Throughout all of this, the underlying suspicion is that art and artists are just grist in the mill. They fuel the machine, they keep the wheels spinning, but they are ultimately treated as subordinate entities. They’re just content. They matter less as art than in their economic function as user retention. They only matter as long as platforms are able to make money off them. That’s the foundation for some of the concerns about AI – in essence, platforms strip-mining stuff off the internet to train up their language models, which they then sell back to audience-creators. It’s not clear how these platforms distinguished between material that was publicly available and material that’s in the public domain, for instance under a Creative Commons license. My work here is all publicly available, but it’s still protected by copyright. It’s protected from the moment of creation – that’s how copyright works. You can read it for free, but you don’t have permission to copy it, modify it, reproduce it, or grab it all and throw it into your massive plagiarism machine. You don’t have permission to adapt my work, or reuse it in a commercial context. Publicly available is not the same as public domain. It’s not clear whether these AI companies respect that distinction. In essence, AI embodies the same basic problems accelerated to a staggering degree. It’s more access and less opportunity.
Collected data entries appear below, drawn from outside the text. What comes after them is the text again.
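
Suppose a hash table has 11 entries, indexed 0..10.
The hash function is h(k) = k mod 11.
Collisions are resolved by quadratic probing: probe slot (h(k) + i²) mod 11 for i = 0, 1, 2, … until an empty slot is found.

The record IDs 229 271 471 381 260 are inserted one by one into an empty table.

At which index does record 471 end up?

10

Insert 229: h=9, slot 9 empty → index 9.
Insert 271: h=7, slot 7 empty → index 7.
Insert 471: h=9, slot 9 occupied → index 10.
Insert 381: h=7, slot 7 occupied → index 8.
Insert 260: h=7, slots 7,8 occupied → index 0.
Table: [260, —, —, —, —, —, —, 271, 381, 229, 471]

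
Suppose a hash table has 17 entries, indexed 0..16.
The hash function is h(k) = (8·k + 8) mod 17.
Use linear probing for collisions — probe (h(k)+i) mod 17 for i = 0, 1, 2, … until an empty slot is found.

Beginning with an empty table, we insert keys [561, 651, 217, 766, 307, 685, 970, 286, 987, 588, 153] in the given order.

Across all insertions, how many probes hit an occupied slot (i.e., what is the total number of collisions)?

11

Insert 561: h=8, slot 8 empty => index 8.
Insert 651: h=14, slot 14 empty => index 14.
Insert 217: h=10, slot 10 empty => index 10.
Insert 766: h=16, slot 16 empty => index 16.
Insert 307: h=16, slot 16 occupied => index 0.
Insert 685: h=14, slot 14 occupied => index 15.
Insert 970: h=16, slots 16,0 occupied => index 1.
Insert 286: h=1, slot 1 occupied => index 2.
Insert 987: h=16, slots 16,0,1,2 occupied => index 3.
Insert 588: h=3, slot 3 occupied => index 4.
Insert 153: h=8, slot 8 occupied => index 9.
Table: [307, 970, 286, 987, 588, ∅, ∅, ∅, 561, 153, 217, ∅, ∅, ∅, 651, 685, 766]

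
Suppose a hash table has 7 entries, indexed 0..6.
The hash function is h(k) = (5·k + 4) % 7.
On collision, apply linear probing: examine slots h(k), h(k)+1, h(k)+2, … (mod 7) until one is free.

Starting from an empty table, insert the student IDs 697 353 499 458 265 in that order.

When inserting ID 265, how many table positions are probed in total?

3

697: h=3 -> slot 3
353: h=5 -> slot 5
499: h=0 -> slot 0
458: h=5, probe 5,6 -> slot 6
265: h=6, probe 6,0,1 -> slot 1
Table: [499, 265, -, 697, -, 353, 458]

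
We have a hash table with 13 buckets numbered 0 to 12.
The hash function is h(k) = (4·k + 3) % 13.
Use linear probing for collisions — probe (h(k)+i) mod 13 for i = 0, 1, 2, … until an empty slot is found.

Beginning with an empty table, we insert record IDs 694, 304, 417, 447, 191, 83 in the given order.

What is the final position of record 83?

Insert 694: h=10, slot 10 empty → index 10.
Insert 304: h=10, slot 10 occupied → index 11.
Insert 417: h=7, slot 7 empty → index 7.
Insert 447: h=10, slots 10,11 occupied → index 12.
Insert 191: h=0, slot 0 empty → index 0.
Insert 83: h=10, slots 10,11,12,0 occupied → index 1.
Table: [191, 83, -, -, -, -, -, 417, -, -, 694, 304, 447]

1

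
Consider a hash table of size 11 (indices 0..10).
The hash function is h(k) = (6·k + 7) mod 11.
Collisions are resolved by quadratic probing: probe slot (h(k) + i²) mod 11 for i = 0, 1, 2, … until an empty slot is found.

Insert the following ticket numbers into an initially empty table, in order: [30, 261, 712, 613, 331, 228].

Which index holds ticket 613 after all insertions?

9

30: h=0 → slot 0
261: h=0, probe 0,1 → slot 1
712: h=0, probe 0,1,4 → slot 4
613: h=0, probe 0,1,4,9 → slot 9
331: h=2 → slot 2
228: h=0, probe 0,1,4,9,5 → slot 5
Table: [30, 261, 331, —, 712, 228, —, —, —, 613, —]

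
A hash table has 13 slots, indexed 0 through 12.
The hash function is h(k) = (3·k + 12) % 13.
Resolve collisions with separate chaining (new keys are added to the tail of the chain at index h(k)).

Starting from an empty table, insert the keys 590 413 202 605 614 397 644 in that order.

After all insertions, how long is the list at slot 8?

1

590 → bucket 1
413 → bucket 3
202 → bucket 7
605 → bucket 7 (collision)
614 → bucket 8
397 → bucket 7 (collision)
644 → bucket 7 (collision)
Final buckets:
0: .
1: 590
2: .
3: 413
4: .
5: .
6: .
7: 202 -> 605 -> 397 -> 644
8: 614
9: .
10: .
11: .
12: .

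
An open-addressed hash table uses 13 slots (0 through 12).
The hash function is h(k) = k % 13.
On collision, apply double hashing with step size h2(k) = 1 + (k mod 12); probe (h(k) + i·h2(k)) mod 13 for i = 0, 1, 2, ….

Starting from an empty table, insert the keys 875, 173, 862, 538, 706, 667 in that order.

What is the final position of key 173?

Insert 875: h=4, slot 4 empty -> index 4.
Insert 173: h=4, h2=6, slot 4 occupied -> index 10.
Insert 862: h=4, h2=11, slot 4 occupied -> index 2.
Insert 538: h=5, slot 5 empty -> index 5.
Insert 706: h=4, h2=11, slots 4,2 occupied -> index 0.
Insert 667: h=4, h2=8, slot 4 occupied -> index 12.
Table: [706, _, 862, _, 875, 538, _, _, _, _, 173, _, 667]

10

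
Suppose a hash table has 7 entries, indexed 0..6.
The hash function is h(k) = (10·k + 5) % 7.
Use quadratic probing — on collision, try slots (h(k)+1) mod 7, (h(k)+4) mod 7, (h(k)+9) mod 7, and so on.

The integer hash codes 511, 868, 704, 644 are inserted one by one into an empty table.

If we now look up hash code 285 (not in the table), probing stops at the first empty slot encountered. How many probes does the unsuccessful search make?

Insert 511: h=5, slot 5 empty -> index 5.
Insert 868: h=5, slot 5 occupied -> index 6.
Insert 704: h=3, slot 3 empty -> index 3.
Insert 644: h=5, slots 5,6 occupied -> index 2.
Table: [_, _, 644, 704, _, 511, 868]
Lookup 285: h=6, probe 6,0 → slot 0 empty, not found.

2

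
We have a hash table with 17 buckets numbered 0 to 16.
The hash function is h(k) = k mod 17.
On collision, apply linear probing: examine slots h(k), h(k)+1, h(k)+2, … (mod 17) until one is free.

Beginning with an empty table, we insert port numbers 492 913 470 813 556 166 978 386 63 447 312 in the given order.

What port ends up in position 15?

166

492 hashes to 16; slot 16 is free → place at 16.
913 hashes to 12; slot 12 is free → place at 12.
470 hashes to 11; slot 11 is free → place at 11.
813 hashes to 14; slot 14 is free → place at 14.
556 hashes to 12; 12 taken → place at 13.
166 hashes to 13; 13,14 taken → place at 15.
978 hashes to 9; slot 9 is free → place at 9.
386 hashes to 12; 12,13,14,15,16 taken → place at 0.
63 hashes to 12; 12,13,14,15,16,0 taken → place at 1.
447 hashes to 5; slot 5 is free → place at 5.
312 hashes to 6; slot 6 is free → place at 6.
Table: [386, 63, _, _, _, 447, 312, _, _, 978, _, 470, 913, 556, 813, 166, 492]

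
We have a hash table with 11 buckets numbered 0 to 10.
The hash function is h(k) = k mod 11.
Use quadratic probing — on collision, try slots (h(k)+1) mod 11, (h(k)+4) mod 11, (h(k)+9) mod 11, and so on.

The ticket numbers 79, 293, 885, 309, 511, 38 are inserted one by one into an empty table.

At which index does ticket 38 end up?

9

79 hashes to 2; slot 2 is free → place at 2.
293 hashes to 7; slot 7 is free → place at 7.
885 hashes to 5; slot 5 is free → place at 5.
309 hashes to 1; slot 1 is free → place at 1.
511 hashes to 5; 5 taken → place at 6.
38 hashes to 5; 5,6 taken → place at 9.
Table: [∅, 309, 79, ∅, ∅, 885, 511, 293, ∅, 38, ∅]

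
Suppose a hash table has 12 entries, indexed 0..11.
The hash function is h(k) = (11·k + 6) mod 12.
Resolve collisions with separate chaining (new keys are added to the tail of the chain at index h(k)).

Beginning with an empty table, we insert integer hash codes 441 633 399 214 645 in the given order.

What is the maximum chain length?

Insert 441: h=9, bucket 9 empty → new chain.
Insert 633: h=9, bucket 9 nonempty → append to chain.
Insert 399: h=3, bucket 3 empty → new chain.
Insert 214: h=8, bucket 8 empty → new chain.
Insert 645: h=9, bucket 9 nonempty → append to chain.
Final buckets:
0: -
1: -
2: -
3: 399
4: -
5: -
6: -
7: -
8: 214
9: 441 -> 633 -> 645
10: -
11: -

3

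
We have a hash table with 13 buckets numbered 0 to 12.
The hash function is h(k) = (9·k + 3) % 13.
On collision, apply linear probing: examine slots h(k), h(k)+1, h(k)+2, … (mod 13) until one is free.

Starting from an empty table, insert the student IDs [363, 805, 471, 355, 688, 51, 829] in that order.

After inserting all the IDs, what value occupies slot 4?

471

363 hashes to 7; slot 7 is free => place at 7.
805 hashes to 7; 7 taken => place at 8.
471 hashes to 4; slot 4 is free => place at 4.
355 hashes to 0; slot 0 is free => place at 0.
688 hashes to 7; 7,8 taken => place at 9.
51 hashes to 7; 7,8,9 taken => place at 10.
829 hashes to 2; slot 2 is free => place at 2.
Table: [355, —, 829, —, 471, —, —, 363, 805, 688, 51, —, —]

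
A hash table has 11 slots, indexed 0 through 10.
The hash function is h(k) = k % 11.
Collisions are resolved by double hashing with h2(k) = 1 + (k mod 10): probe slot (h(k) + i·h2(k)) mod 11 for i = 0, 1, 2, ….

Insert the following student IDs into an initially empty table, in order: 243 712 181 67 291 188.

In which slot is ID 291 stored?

243: h=1 -> slot 1
712: h=8 -> slot 8
181: h=5 -> slot 5
67: h=1, h2=8, probe 1,9 -> slot 9
291: h=5, h2=2, probe 5,7 -> slot 7
188: h=1, h2=9, probe 1,10 -> slot 10
Table: [., 243, ., ., ., 181, ., 291, 712, 67, 188]

7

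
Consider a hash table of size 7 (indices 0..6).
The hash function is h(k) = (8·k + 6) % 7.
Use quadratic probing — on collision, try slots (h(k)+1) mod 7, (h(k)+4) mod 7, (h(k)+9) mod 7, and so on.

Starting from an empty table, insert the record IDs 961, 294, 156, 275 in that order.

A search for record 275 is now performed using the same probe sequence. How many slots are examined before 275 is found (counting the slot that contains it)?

961 hashes to 1; slot 1 is free -> place at 1.
294 hashes to 6; slot 6 is free -> place at 6.
156 hashes to 1; 1 taken -> place at 2.
275 hashes to 1; 1,2 taken -> place at 5.
Table: [_, 961, 156, _, _, 275, 294]
Lookup 275: h=1, probe 1,2,5 → found at 5.

3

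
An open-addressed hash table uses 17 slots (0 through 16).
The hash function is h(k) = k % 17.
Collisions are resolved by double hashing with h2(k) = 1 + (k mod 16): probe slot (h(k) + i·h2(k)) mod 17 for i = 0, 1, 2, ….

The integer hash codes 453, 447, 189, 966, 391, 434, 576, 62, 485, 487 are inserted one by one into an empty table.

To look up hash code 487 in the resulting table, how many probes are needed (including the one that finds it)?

453 hashes to 11; slot 11 is free => place at 11.
447 hashes to 5; slot 5 is free => place at 5.
189 hashes to 2; slot 2 is free => place at 2.
966 hashes to 14; slot 14 is free => place at 14.
391 hashes to 0; slot 0 is free => place at 0.
434 hashes to 9; slot 9 is free => place at 9.
576 hashes to 15; slot 15 is free => place at 15.
62 hashes to 11, h2=15; 11,9 taken => place at 7.
485 hashes to 9, h2=6; 9,15 taken => place at 4.
487 hashes to 11, h2=8; 11,2 taken => place at 10.
Table: [391, _, 189, _, 485, 447, _, 62, _, 434, 487, 453, _, _, 966, 576, _]
Lookup 487: h=11, h2=8, probe 11,2,10 → found at 10.

3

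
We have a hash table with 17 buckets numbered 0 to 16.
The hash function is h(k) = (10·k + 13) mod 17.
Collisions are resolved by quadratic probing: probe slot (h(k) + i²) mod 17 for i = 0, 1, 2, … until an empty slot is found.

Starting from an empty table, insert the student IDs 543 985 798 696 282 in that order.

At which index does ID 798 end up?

543: h=3 -> slot 3
985: h=3, probe 3,4 -> slot 4
798: h=3, probe 3,4,7 -> slot 7
696: h=3, probe 3,4,7,12 -> slot 12
282: h=11 -> slot 11
Table: [-, -, -, 543, 985, -, -, 798, -, -, -, 282, 696, -, -, -, -]

7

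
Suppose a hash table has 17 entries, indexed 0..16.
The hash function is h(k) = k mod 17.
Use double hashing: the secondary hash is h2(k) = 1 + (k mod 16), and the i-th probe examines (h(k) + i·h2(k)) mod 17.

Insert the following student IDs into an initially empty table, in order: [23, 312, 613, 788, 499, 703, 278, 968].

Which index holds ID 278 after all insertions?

23: h=6 → slot 6
312: h=6, h2=9, probe 6,15 → slot 15
613: h=1 → slot 1
788: h=6, h2=5, probe 6,11 → slot 11
499: h=6, h2=4, probe 6,10 → slot 10
703: h=6, h2=16, probe 6,5 → slot 5
278: h=6, h2=7, probe 6,13 → slot 13
968: h=16 → slot 16
Table: [., 613, ., ., ., 703, 23, ., ., ., 499, 788, ., 278, ., 312, 968]

13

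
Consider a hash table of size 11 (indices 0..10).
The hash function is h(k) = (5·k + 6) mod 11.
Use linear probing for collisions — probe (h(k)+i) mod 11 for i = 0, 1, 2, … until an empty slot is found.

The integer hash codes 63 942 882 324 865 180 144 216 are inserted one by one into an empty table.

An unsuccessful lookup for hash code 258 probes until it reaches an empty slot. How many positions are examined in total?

Insert 63: h=2, slot 2 empty -> index 2.
Insert 942: h=8, slot 8 empty -> index 8.
Insert 882: h=5, slot 5 empty -> index 5.
Insert 324: h=9, slot 9 empty -> index 9.
Insert 865: h=8, slots 8,9 occupied -> index 10.
Insert 180: h=4, slot 4 empty -> index 4.
Insert 144: h=0, slot 0 empty -> index 0.
Insert 216: h=8, slots 8,9,10,0 occupied -> index 1.
Table: [144, 216, 63, ., 180, 882, ., ., 942, 324, 865]
Lookup 258: h=9, probe 9,10,0,1,2,3 → slot 3 empty, not found.

6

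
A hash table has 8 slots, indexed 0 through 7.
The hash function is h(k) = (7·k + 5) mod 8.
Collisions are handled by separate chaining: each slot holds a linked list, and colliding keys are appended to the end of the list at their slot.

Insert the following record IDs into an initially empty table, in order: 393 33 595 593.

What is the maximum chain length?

3

393 → bucket 4
33 → bucket 4 (collision)
595 → bucket 2
593 → bucket 4 (collision)
Final buckets:
0: -
1: -
2: 595
3: -
4: 393 -> 33 -> 593
5: -
6: -
7: -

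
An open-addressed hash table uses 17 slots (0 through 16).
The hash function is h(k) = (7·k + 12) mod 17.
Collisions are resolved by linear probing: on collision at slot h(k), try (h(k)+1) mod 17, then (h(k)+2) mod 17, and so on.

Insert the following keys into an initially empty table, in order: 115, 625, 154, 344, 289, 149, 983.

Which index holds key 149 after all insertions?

115: h=1 => slot 1
625: h=1, probe 1,2 => slot 2
154: h=2, probe 2,3 => slot 3
344: h=6 => slot 6
289: h=12 => slot 12
149: h=1, probe 1,2,3,4 => slot 4
983: h=8 => slot 8
Table: [_, 115, 625, 154, 149, _, 344, _, 983, _, _, _, 289, _, _, _, _]

4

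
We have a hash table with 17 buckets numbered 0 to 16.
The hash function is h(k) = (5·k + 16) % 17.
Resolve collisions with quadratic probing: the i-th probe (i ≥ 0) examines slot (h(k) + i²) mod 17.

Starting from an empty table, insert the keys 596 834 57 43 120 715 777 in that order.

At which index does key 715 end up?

596: h=4 => slot 4
834: h=4, probe 4,5 => slot 5
57: h=12 => slot 12
43: h=10 => slot 10
120: h=4, probe 4,5,8 => slot 8
715: h=4, probe 4,5,8,13 => slot 13
777: h=8, probe 8,9 => slot 9
Table: [., ., ., ., 596, 834, ., ., 120, 777, 43, ., 57, 715, ., ., .]

13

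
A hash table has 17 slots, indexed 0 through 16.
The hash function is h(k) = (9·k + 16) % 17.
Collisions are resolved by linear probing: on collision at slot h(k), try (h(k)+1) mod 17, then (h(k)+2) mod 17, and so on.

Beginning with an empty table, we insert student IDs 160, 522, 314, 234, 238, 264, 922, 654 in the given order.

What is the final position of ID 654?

4

160: h=11 → slot 11
522: h=5 → slot 5
314: h=3 → slot 3
234: h=14 → slot 14
238: h=16 → slot 16
264: h=12 → slot 12
922: h=1 → slot 1
654: h=3, probe 3,4 → slot 4
Table: [., 922, ., 314, 654, 522, ., ., ., ., ., 160, 264, ., 234, ., 238]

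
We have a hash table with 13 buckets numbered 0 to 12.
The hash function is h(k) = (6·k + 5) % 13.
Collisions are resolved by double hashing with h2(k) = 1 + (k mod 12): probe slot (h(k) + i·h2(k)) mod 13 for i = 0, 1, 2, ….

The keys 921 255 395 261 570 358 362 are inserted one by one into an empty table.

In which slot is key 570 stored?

921 hashes to 6; slot 6 is free → place at 6.
255 hashes to 1; slot 1 is free → place at 1.
395 hashes to 9; slot 9 is free → place at 9.
261 hashes to 11; slot 11 is free → place at 11.
570 hashes to 6, h2=7; 6 taken → place at 0.
358 hashes to 8; slot 8 is free → place at 8.
362 hashes to 6, h2=3; 6,9 taken → place at 12.
Table: [570, 255, ., ., ., ., 921, ., 358, 395, ., 261, 362]

0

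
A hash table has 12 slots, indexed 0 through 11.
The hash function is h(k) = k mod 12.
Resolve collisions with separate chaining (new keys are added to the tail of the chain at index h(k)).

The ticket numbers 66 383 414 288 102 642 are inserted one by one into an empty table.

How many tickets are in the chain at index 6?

4

Insert 66: h=6, bucket 6 empty → new chain.
Insert 383: h=11, bucket 11 empty → new chain.
Insert 414: h=6, bucket 6 nonempty → append to chain.
Insert 288: h=0, bucket 0 empty → new chain.
Insert 102: h=6, bucket 6 nonempty → append to chain.
Insert 642: h=6, bucket 6 nonempty → append to chain.
Final buckets:
0: 288
1: ∅
2: ∅
3: ∅
4: ∅
5: ∅
6: 66 -> 414 -> 102 -> 642
7: ∅
8: ∅
9: ∅
10: ∅
11: 383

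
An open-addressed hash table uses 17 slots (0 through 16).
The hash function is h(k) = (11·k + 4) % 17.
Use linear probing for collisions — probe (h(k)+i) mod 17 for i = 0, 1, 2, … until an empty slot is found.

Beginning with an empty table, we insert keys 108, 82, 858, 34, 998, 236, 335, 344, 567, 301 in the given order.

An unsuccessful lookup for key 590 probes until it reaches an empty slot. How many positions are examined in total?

9

108: h=2 → slot 2
82: h=5 → slot 5
858: h=7 → slot 7
34: h=4 → slot 4
998: h=0 → slot 0
236: h=16 → slot 16
335: h=0, probe 0,1 → slot 1
344: h=14 → slot 14
567: h=2, probe 2,3 → slot 3
301: h=0, probe 0,1,2,3,4,5,6 → slot 6
Table: [998, 335, 108, 567, 34, 82, 301, 858, _, _, _, _, _, _, 344, _, 236]
Lookup 590: h=0, probe 0,1,2,3,4,5,6,7,8 → slot 8 empty, not found.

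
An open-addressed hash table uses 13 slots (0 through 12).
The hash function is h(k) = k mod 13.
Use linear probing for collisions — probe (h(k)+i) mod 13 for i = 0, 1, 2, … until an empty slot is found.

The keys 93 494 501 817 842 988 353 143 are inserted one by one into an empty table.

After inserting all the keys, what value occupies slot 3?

Insert 93: h=2, slot 2 empty => index 2.
Insert 494: h=0, slot 0 empty => index 0.
Insert 501: h=7, slot 7 empty => index 7.
Insert 817: h=11, slot 11 empty => index 11.
Insert 842: h=10, slot 10 empty => index 10.
Insert 988: h=0, slot 0 occupied => index 1.
Insert 353: h=2, slot 2 occupied => index 3.
Insert 143: h=0, slots 0,1,2,3 occupied => index 4.
Table: [494, 988, 93, 353, 143, -, -, 501, -, -, 842, 817, -]

353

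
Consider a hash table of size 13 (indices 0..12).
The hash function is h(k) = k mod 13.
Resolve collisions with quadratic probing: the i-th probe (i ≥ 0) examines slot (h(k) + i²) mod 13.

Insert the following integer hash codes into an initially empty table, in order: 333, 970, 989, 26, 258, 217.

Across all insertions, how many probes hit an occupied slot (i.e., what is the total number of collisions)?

2

Insert 333: h=8, slot 8 empty → index 8.
Insert 970: h=8, slot 8 occupied → index 9.
Insert 989: h=1, slot 1 empty → index 1.
Insert 26: h=0, slot 0 empty → index 0.
Insert 258: h=11, slot 11 empty → index 11.
Insert 217: h=9, slot 9 occupied → index 10.
Table: [26, 989, -, -, -, -, -, -, 333, 970, 217, 258, -]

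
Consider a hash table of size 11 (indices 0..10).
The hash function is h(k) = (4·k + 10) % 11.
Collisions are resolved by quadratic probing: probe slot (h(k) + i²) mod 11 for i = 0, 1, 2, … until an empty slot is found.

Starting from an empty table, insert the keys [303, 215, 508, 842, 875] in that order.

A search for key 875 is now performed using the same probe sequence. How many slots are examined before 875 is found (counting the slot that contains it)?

303: h=1 → slot 1
215: h=1, probe 1,2 → slot 2
508: h=7 → slot 7
842: h=1, probe 1,2,5 → slot 5
875: h=1, probe 1,2,5,10 → slot 10
Table: [., 303, 215, ., ., 842, ., 508, ., ., 875]
Lookup 875: h=1, probe 1,2,5,10 → found at 10.

4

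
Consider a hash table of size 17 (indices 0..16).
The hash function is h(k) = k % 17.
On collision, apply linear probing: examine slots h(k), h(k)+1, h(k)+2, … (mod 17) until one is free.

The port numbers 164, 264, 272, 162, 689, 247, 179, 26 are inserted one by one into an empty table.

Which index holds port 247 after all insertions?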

It used to be that anyone could set up a WordPress account or self-publish their books on Amazon. Anyone could do it, but you still had to write the actual words. Now, ChatGPT can write for you. The bar for entry is even lower. The opportunity for access is even greater. Spam and junk will continue to flood the internet, at higher rates than ever before, and opportunities for actual artists will continue to fracture and shrink. It was hard to get paid for this stuff before: it’s about to get harder. We’re digging ourselves into a hole, and the only people who benefit are the dickheads selling the shovels.